- Born: Johann Christian Hellbach 15 July 1757 Arnstadt, Saxe-Weimar
- Died: 18 October 1828 (aged 71) Arnstadt, Saxe-Weimar-Eisenach
- Occupations: Lawyer writer historian
- Spouse: Charlotte Friedericka Wilhelmina Ernestina von Berga (1789)

= Johann Christian von Hellbach =

German lawyer and writer (1757-1828)

Johann Christian von Hellbach 15 July 1757 – 18 October 1828) was a German lawyer and writer. He wrote extensively but not exclusively on history.

==Life==
Johann Christian Hellbach was born in Arnstadt, a small but locally important town in central Germany, which earlier in the century had been the home town of Johann Sebastian Bach. Hellbach's father was Ludwig Gottfried Hellbach. At the local school Hellbach's teacher was the historian Johann Gottlieb Lindner. (In 1812 Hellbach would edit and publish Lindner's autobiography.) On leaving school, between 1777 and 1780 Hellbach studied Jurisprudence, after which he lived in Arnstadt.

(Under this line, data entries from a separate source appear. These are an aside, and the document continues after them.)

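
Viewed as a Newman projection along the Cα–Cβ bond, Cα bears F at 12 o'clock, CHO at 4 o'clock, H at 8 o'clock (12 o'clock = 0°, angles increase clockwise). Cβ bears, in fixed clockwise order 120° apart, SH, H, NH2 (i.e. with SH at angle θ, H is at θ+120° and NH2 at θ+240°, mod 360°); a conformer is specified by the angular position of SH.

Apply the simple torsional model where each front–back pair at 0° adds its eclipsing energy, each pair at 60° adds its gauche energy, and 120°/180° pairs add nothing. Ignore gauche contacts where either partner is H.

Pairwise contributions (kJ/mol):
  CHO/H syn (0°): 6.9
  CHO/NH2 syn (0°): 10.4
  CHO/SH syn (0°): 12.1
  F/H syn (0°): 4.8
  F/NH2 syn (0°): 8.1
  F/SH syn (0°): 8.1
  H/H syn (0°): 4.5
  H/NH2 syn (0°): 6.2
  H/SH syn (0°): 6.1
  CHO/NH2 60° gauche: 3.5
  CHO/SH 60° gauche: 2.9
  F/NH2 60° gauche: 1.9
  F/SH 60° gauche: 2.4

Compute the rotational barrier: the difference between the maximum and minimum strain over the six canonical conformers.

18.8 kJ/mol

SH at 0° (eclipsed): F(0°)/SH(0°) eclipsed 8.1; CHO(120°)/H(120°) eclipsed 6.9; H(240°)/NH2(240°) eclipsed 6.2 → 21.2 kJ/mol.
SH at 60° (staggered): F(0°)/SH(60°) gauche 2.4; F(0°)/NH2(300°) gauche 1.9; CHO(120°)/SH(60°) gauche 2.9 → 7.2 kJ/mol.
SH at 120° (eclipsed): F(0°)/NH2(0°) eclipsed 8.1; CHO(120°)/SH(120°) eclipsed 12.1; H(240°)/H(240°) eclipsed 4.5 → 24.7 kJ/mol.
SH at 180° (staggered): F(0°)/NH2(60°) gauche 1.9; CHO(120°)/SH(180°) gauche 2.9; CHO(120°)/NH2(60°) gauche 3.5 → 8.3 kJ/mol.
SH at 240° (eclipsed): F(0°)/H(0°) eclipsed 4.8; CHO(120°)/NH2(120°) eclipsed 10.4; H(240°)/SH(240°) eclipsed 6.1 → 21.3 kJ/mol.
SH at 300° (staggered): F(0°)/SH(300°) gauche 2.4; CHO(120°)/NH2(180°) gauche 3.5 → 5.9 kJ/mol.
Max at 120° (24.7 kJ/mol), min at 300° (5.9 kJ/mol); barrier = 18.8 kJ/mol.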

From 1788 he lived on his estate at Berga, roughly 100 km (60 miles) to the north. During this period he was also employed closer to Arnstadt, at Wechmar, working as Commission Secretary for the Duchy of Saxe-Meiningen. In the end he returned to living full-time in Arnstadt, promoted to the post of Advocate and Legal Counsel for the Principality of Saxe-Meiningen.

==Personal==
Hellbach married Charlotte Friedericka Wilhelmina Ernestina von Berga at his Berga estate on 17 May 1789.

==Ennoblement==
On 3 December 1819 Prince Günther Friedrich Carl confirmed and renewed the ancient nobility of Hellbach's family within Schwarzburg-Sondershausen. In terms of the sources, it was at this point that the name "Hellbach" became "von Hellbach".